The rolling resistance of tyres may differ greatly. The difference is significant for a car owner – and not just environmentally. The EU tyre label reports fuel efficiency on a scale from A to E. For example, a class B tire consumes about 0.1 liters less fuel per 100 kilometers than a class C tire, and 0.2 liters less than a class D tyre.
The average rolling resistance of Nokian Tyres’ tyres has been reduced by 8.5%, compared to year 2013. This equals to the exhaust fumes of 65,000 cars annually.
Production carbon footprint and raw materials also contribute to tyres’ eco-friendliness
Besides rolling resistance, also factors such as raw materials and production emissions contribute to the carbon footprint of tyres.
“Compared to 2015, we have already reduced the greenhouse gas emissions per production tonne by 43% and are excited to soon begin the construction of the first zero CO2 emission factory in the tyre industry to reduce the emission even more,” says Huovila.
Tyres are made of over 100 different raw materials, and they are another important factor when evaluating the eco-friendliness of tires.

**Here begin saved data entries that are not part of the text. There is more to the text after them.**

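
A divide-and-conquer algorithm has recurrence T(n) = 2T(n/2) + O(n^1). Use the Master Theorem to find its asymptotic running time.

Master Theorem for T(n) = 2T(n/2) + O(n^1):

a = 2, b = 2, c = 1
log_b(a) = log_2(2) = 1.0000

Case 2: c = 1 = log_2(2) = 1.0000
T(n) = O(n^1 log n) = O(n log n)

For T(n) = 2T(n/2) + O(n^1): log_2(2) = 1.0000. This is Case 2 of the Master Theorem (c = log_b(a), equal work at all levels), giving O(n log n).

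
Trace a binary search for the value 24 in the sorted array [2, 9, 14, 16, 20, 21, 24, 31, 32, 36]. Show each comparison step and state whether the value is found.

Binary search for 24 in [2, 9, 14, 16, 20, 21, 24, 31, 32, 36]:

lo=0, hi=9, mid=4, arr[mid]=20 -> 20 < 24, search right half
lo=5, hi=9, mid=7, arr[mid]=31 -> 31 > 24, search left half
lo=5, hi=6, mid=5, arr[mid]=21 -> 21 < 24, search right half
lo=6, hi=6, mid=6, arr[mid]=24 -> Found target at index 6!

Binary search finds 24 at index 6 after 4 comparisons. The search repeatedly halves the search space by comparing with the middle element.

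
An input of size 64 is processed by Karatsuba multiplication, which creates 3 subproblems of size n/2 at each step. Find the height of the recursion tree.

For divide and conquer with division factor 2:

Problem sizes at each level:
Level 0: 64
Level 1: 32
Level 2: 16
Level 3: 8
Level 4: 4
Level 5: 2
Level 6: 1

The root is level 0 and the size-1 base case is level 6 (the tree spans levels 0 through 6, i.e. 7 levels counting the root), so the depth is the number of divisions: log_2(64) = 6

The recursion tree depth is log_2(64) = 6. At each level, the problem size is divided by 2, so it takes 6 divisions to reduce to a base case of size 1. The algorithm makes 3 recursive calls at each level.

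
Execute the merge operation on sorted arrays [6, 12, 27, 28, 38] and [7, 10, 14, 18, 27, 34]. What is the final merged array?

Merging process:

Compare 6 vs 7: take 6 from left. Merged: [6]
Compare 12 vs 7: take 7 from right. Merged: [6, 7]
Compare 12 vs 10: take 10 from right. Merged: [6, 7, 10]
Compare 12 vs 14: take 12 from left. Merged: [6, 7, 10, 12]
Compare 27 vs 14: take 14 from right. Merged: [6, 7, 10, 12, 14]
Compare 27 vs 18: take 18 from right. Merged: [6, 7, 10, 12, 14, 18]
Compare 27 vs 27: take 27 from left. Merged: [6, 7, 10, 12, 14, 18, 27]
Compare 28 vs 27: take 27 from right. Merged: [6, 7, 10, 12, 14, 18, 27, 27]
Compare 28 vs 34: take 28 from left. Merged: [6, 7, 10, 12, 14, 18, 27, 27, 28]
Compare 38 vs 34: take 34 from right. Merged: [6, 7, 10, 12, 14, 18, 27, 27, 28, 34]
Append remaining from left: [38]. Merged: [6, 7, 10, 12, 14, 18, 27, 27, 28, 34, 38]

Final merged array: [6, 7, 10, 12, 14, 18, 27, 27, 28, 34, 38]
Total comparisons: 10

The merged array is [6, 7, 10, 12, 14, 18, 27, 27, 28, 34, 38], requiring 10 comparisons. The merge step runs in O(n) time where n is the total number of elements.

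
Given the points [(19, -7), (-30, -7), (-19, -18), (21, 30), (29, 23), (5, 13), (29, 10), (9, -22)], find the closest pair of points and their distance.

Computing all pairwise distances among 8 points:

d((19, -7), (-30, -7)) = 49.0
d((19, -7), (-19, -18)) = 39.5601
d((19, -7), (21, 30)) = 37.054
d((19, -7), (29, 23)) = 31.6228
d((19, -7), (5, 13)) = 24.4131
d((19, -7), (29, 10)) = 19.7231
d((19, -7), (9, -22)) = 18.0278
d((-30, -7), (-19, -18)) = 15.5563
d((-30, -7), (21, 30)) = 63.0079
d((-30, -7), (29, 23)) = 66.1891
d((-30, -7), (5, 13)) = 40.3113
d((-30, -7), (29, 10)) = 61.4003
d((-30, -7), (9, -22)) = 41.7852
d((-19, -18), (21, 30)) = 62.482
d((-19, -18), (29, 23)) = 63.1269
d((-19, -18), (5, 13)) = 39.2046
d((-19, -18), (29, 10)) = 55.5698
d((-19, -18), (9, -22)) = 28.2843
d((21, 30), (29, 23)) = 10.6301 <-- minimum
d((21, 30), (5, 13)) = 23.3452
d((21, 30), (29, 10)) = 21.5407
d((21, 30), (9, -22)) = 53.3667
d((29, 23), (5, 13)) = 26.0
d((29, 23), (29, 10)) = 13.0
d((29, 23), (9, -22)) = 49.2443
d((5, 13), (29, 10)) = 24.1868
d((5, 13), (9, -22)) = 35.2278
d((29, 10), (9, -22)) = 37.7359

Closest pair: (21, 30) and (29, 23) with distance 10.6301

The closest pair is (21, 30) and (29, 23) with Euclidean distance 10.6301. For 8 points, brute-force pairwise comparison is shown above. For large n, the divide-and-conquer algorithm (sort by x, recurse on halves, check the dividing strip) achieves O(n log n).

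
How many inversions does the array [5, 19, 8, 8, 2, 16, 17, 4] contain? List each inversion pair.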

Many recycled and renewable raw materials are regarded as particularly sustainable ones. Sustainability and eco-friendliness of raw materials are key factors in Nokian Tyres’ material choices.
“We aim to increase the share of either recycled or renewable raw materials in our tyres to 50% by 2030. The use of new raw materials requires a great deal of product development efforts and testing, as new raw materials can affect various tyre properties. The tyre’s safety characteristics must of course not be altered when new environmentally friendly raw materials are taken into production use,” says Huovila.
Correct tyre pressure optimizes energy consumption and helps prevent tyre damage
In addition to lightly rolling tyres, correct tire pressure is vital for energy efficiency. If the tyre pressure is too low, both fuel consumption and the risk of tyre damage increase. Thus, regular tyre pressure checks are an easy way to impact the eco-friendliness and safety of driving.
“As a rule of thumb, tyre pressure should be checked once a month. If the load is heavier than usual, the tyre pressure should be 0.2 bar higher than normally,” Huovila reminds.